Methods Randomised, double‐blind, placebo‐controlled, parallel‐group trial
Single‐centre, 6 months long
Run‐in period: Not described, concomitant medication continued
18 were lost to follow‐up, reasons not provided
Study analysed by intention‐to‐treat
Participants Rohtak, India
Indian
N = 100. 49 m, 51 f. Mean age 9.6 yrs, range 5 to 13 yrs
Inclusion criteria:

  1. Children aged between 3 and 14 yrs.

  2. With moderate to severe asthma as per Global Initiative for Asthma (GINA) guidelines, diagnosed by a physician.


Exclusion criteria:

  1. Children on immunotherapy or anti‐IgE.

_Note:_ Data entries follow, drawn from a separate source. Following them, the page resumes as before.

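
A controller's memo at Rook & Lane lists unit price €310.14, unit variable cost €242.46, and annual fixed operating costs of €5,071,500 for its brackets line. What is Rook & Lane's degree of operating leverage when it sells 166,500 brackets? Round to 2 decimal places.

1.82

At 166,500 units, contribution = 166,500 × €67.68 = €11,268,720.00.
Subtracting fixed costs: EBIT = €11,268,720.00 − €5,071,500 = €6,197,220.00.
So DOL = total CM / EBIT = €11,268,720.00 / €6,197,220.00 = 1.8184.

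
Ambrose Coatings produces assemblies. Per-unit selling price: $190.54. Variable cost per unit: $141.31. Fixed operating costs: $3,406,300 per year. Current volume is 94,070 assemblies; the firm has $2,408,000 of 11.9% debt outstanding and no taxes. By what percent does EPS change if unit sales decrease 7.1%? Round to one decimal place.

Contribution at this volume is 94,070 × $49.23 = $4,631,066.10.
Operating income = contribution − fixed costs = $4,631,066.10 − $3,406,300 = $1,224,766.10.
After interest of $286,552.00, pre-tax earnings = $938,214.10.
DCL = total CM / (EBIT − I) = $4,631,066.10 / $938,214.10 = 4.9360.
%ΔEPS = DCL × %ΔSales = 4.9360 × -7.1% = -35.0%.

-35.0%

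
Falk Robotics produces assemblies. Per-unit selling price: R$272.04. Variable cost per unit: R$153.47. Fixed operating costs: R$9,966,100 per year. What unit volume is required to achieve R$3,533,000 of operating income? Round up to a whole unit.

113,850 assemblies

Contribution margin per unit = R$272.04 − R$153.47 = R$118.57.
Required volume = (fixed costs + target profit) ÷ CM = (R$9,966,100 + R$3,533,000) ÷ R$118.57 = 113,849.20, so 113,850 assemblies.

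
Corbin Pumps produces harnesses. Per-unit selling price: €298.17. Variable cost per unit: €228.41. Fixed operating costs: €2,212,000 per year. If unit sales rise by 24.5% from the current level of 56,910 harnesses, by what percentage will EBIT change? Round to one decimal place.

Total contribution margin = 56,910 × €69.76 = €3,970,041.60.
Subtracting fixed costs: EBIT = €3,970,041.60 − €2,212,000 = €1,758,041.60.
So DOL = total CM / EBIT = €3,970,041.60 / €1,758,041.60 = 2.2582.
%ΔEBIT = DOL × %ΔSales = 2.2582 × +24.5% = +55.3%.

+55.3%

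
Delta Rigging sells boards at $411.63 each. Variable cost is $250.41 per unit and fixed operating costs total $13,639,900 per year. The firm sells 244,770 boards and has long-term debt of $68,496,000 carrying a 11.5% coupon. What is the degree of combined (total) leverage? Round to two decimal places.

Total contribution margin = 244,770 × $161.22 = $39,461,819.40.
Operating income = contribution − fixed costs = $39,461,819.40 − $13,639,900 = $25,821,919.40. Interest = $7,877,040.00.
DOL = $39,461,819.40 ÷ $25,821,919.40 = 1.5282; DFL = $25,821,919.40 ÷ $17,944,879.40 = 1.4390.
Combined leverage = 1.5282 × 1.4390 = 2.1991.

2.20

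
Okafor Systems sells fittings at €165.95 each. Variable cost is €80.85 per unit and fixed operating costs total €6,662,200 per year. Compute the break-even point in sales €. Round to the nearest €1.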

  2. History of premature birth (< 36 weeks).

  3. Home use of oxygen.

  4. Children with non‐wheezy asthma and clinical features of vitamin D deficiency (bony deformities and hypocalcaemic symptoms).
Interventions Treatment (n = 50): oral vitamin D3 (cholecalciferol) 60,000 IU per month for 6 months. Control (n = 50): placebo powder in the form of glucose sachet.
Vitamin D status not assessed
Outcomes Primary outcome:
Change in the level of asthma severity according to GINA guidelines.
Secondary outcomes:

  1. Number of exacerbations during treatment period.

  2. Change in the PEFR.

  3. Change in steroid dosage.

  4. Level of control.

  5. Emergency visits.
Notes No details on funding provided.
Authors declare no conflict of interest
Risk of bias
Bias Authors' judgement Support for judgement
Random sequence generation (selection bias) Unclear risk Method of sequence generation not reported
Allocation concealment (selection bias) Low risk Allocation concealed in opaque envelopes
Blinding of participants and personnel (performance bias) 
 All outcomes Low risk Double‐blind, placebo‐controlled trial
Blinding of outcome assessment (detection bias) 
 All outcomes Low risk Double‐blind, placebo‐controlled trial
Incomplete outcome data (attrition bias) 
 All outcomes High risk 10/50 children in control arm and 8/50 in active arm were lost to follow‐up, but data for these 'lost' children are presented at the 6‐month time point (end of study)
Selective reporting (reporting bias) Low risk Nil to suggest selective reporting: outcomes listed in Methods are reported in Results. However, we did not have access to the trial protocol
Other bias High risk Marked change in classification of asthma severity between 6‐month time point and earlier time points suggests likelihood of misclassification bias operating at end‐study time point

25(OH)D, 25‐hydroxyvitamin D; ACT, Asthma Control Test; ASUI, Asthma Symptom Utility Index; ATAQ, Asthma Therapy Assessment Questionnaire; COPD, chronic obstructive pulmonary disease; FeNO, fractional exhaled nitric oxide concentration; FEV1, forced expiratory volume in one second; GFR, glomerular filtration rate; ICS, inhaled corticosteroids; IgE, immunoglobulin E; ITT, intention to treat; IU, international unit (40 IU vitamin D = 1 microgram vitamin D); PC20, provocative concentration of methacholine at which FEV1 decreased by 20%; PEFR, peak expiratory flow rate; SCRG, St George's Respiratory Questionnaire; SIT, specific immunotherapy; URTI, upper respiratory tract infection.